Several self-report surveys allow adults in the general population to assess any traits of autism they may have, such as difficulties with social interactions or communication. In the past decade, it has become commonplace for researchers to rely on these tests to measure autism symptoms in research participants.
A new study challenging the validity of these questionnaires has touched off a debate, with the developers of one test saying the researchers misused it.
The study, published 17 December in the Journal of Autism and Developmental Disorders, suggests that some self-administered questionnaires for adults don’t distinguish between traits of autism and conditions that often co-occur with the disorder.
Takeshi Nishiyama and his colleagues at the Aichi Medical University in Japan compared the reliability and validity of four self-reports that measure autism symptoms in adults: the shortened and full-length versions of both the Autism-Spectrum Quotient (AQ) and the Social Responsiveness Scale2-Adult Self-report (SRS2-AS), the Subthreshold Autism Trait Questionnaire (SATQ) and the Broader Autism Phenotype Questionnaire (BAPQ).
All of these measure autism traits, but each was designed for a slightly different purpose.

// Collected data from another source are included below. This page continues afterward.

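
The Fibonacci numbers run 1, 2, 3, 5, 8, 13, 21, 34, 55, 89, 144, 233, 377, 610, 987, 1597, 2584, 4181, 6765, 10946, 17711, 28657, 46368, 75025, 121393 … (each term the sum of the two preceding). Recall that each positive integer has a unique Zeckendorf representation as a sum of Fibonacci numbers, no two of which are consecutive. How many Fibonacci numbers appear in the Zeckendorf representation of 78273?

7

take 75025 (≤ 78273); 78273 − 75025 = 3248
take 2584 (≤ 3248); 3248 − 2584 = 664
take 610 (≤ 664); 664 − 610 = 54
take 34 (≤ 54); 54 − 34 = 20
take 13 (≤ 20); 20 − 13 = 7
take 5 (≤ 7); 7 − 5 = 2
take 2 (≤ 2); 2 − 2 = 0
78273 = 75025 + 2584 + 610 + 34 + 13 + 5 + 2, which has 7 terms.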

The AQ measures a wide range of autism symptoms to identify people in the general population with the disorder. The SRS2-AS does the same, but focuses on social behaviors and was adapted from a version developed for children.

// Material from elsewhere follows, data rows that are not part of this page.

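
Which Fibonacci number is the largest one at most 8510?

6765

6765 ≤ 8510 < 10946, so the largest Fibonacci number not exceeding 8510 is 6765.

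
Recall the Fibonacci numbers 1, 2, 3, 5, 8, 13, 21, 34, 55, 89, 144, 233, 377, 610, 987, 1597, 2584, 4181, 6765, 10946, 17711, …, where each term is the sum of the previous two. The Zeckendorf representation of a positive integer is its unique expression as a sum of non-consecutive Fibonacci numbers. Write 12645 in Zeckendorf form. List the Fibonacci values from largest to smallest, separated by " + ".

10946 + 1597 + 89 + 13

10946 ≤ 12645 < 17711, so take 10946; remainder 1699
1597 ≤ 1699 < 2584, so take 1597; remainder 102
89 ≤ 102 < 144, so take 89; remainder 13
13 ≤ 13 < 21, so take 13; remainder 0
So 12645 = 10946 + 1597 + 89 + 13, with no two terms consecutive in the sequence.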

In contrast, the BAPQ specifically probes for mild forms of autism-like personality traits and behaviors in first-degree relatives of people of autism — what’s known as the broad autism phenotype (BAP). Finally, the SATQ looks for subtle autism-like symptoms in the general population.

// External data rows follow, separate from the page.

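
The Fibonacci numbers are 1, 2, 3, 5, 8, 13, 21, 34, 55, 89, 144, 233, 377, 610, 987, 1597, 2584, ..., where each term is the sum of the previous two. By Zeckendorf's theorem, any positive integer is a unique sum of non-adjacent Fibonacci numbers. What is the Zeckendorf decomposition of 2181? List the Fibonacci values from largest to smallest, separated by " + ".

take 1597 (≤ 2181); 2181 − 1597 = 584
take 377 (≤ 584); 584 − 377 = 207
take 144 (≤ 207); 207 − 144 = 63
take 55 (≤ 63); 63 − 55 = 8
take 8 (≤ 8); 8 − 8 = 0
So 2181 = 1597 + 377 + 144 + 55 + 8, with no two terms consecutive in the sequence.

1597 + 377 + 144 + 55 + 8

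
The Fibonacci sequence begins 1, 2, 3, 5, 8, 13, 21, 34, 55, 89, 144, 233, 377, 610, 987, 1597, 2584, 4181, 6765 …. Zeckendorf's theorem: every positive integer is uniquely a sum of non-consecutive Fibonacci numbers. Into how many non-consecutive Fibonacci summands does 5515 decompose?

7

subtract 4181 from 5515: 1334 remains
subtract 987 from 1334: 347 remains
subtract 233 from 347: 114 remains
subtract 89 from 114: 25 remains
subtract 21 from 25: 4 remains
subtract 3 from 4: 1 remains
subtract 1 from 1: 0 remains
5515 = 4181 + 987 + 233 + 89 + 21 + 3 + 1, which has 7 terms.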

The researchers translated the surveys into Japanese and provided them to 3,147 university students and working adults from the general population and 60 people of similar ages diagnosed with autism. They also administered a battery of questionnaires measuring symptoms characteristic of other conditions, including general psychological distress and psychotic tendencies.
Individuals diagnosed with autism tended to score higher on the autism questionnaires than those in the general population, indicating that they had more, or more severe, symptoms.
An analysis of the results revealed, however, that the participants’ answers on some versions of the AQ were inconsistent with their responses to other questions about the same symptoms. This suggests that these questions do not measure traits of autism, the researchers say.
Also, eight questions on the SRS2-AS and one on the BAPQ seemed to measure psychological distress and psychotic tendencies rather than autism. High scores on the SRS2-AS often aligned with high scores on other measures of these symptoms. The SATQ performed well on these and other tests of validity.
Experts take issue with some of these findings. In a response to the study published 20 February in the same journal, Joseph Piven and Noah Sasson contended that Nishiyama’s team “inappropriately evaluated” the BAPQ.
Piven and Sasson, who developed the BAPQ and have tested its efficacy, note that their questionnaire was not designed to be used for individuals with autism, nor to measure symptoms of autism in the general population. Because it was tailored to measure the more subtle characteristics of BAP, they say it was incorrect to use it as Nishiyama’s team did.
Responding to this criticism, Nishiyama and his colleagues countered that the BAPQ performs just as well as the other questionnaires in measuring autism traits in the general population and in individuals with autism.
Without further research, the validity of BAPQ and other self-report tests for detecting autism traits may remain unresolved. Additional studies not only would help clarify what each of these surveys is capable of measuring but also may indicate how appropriate each questionnaire is for different populations.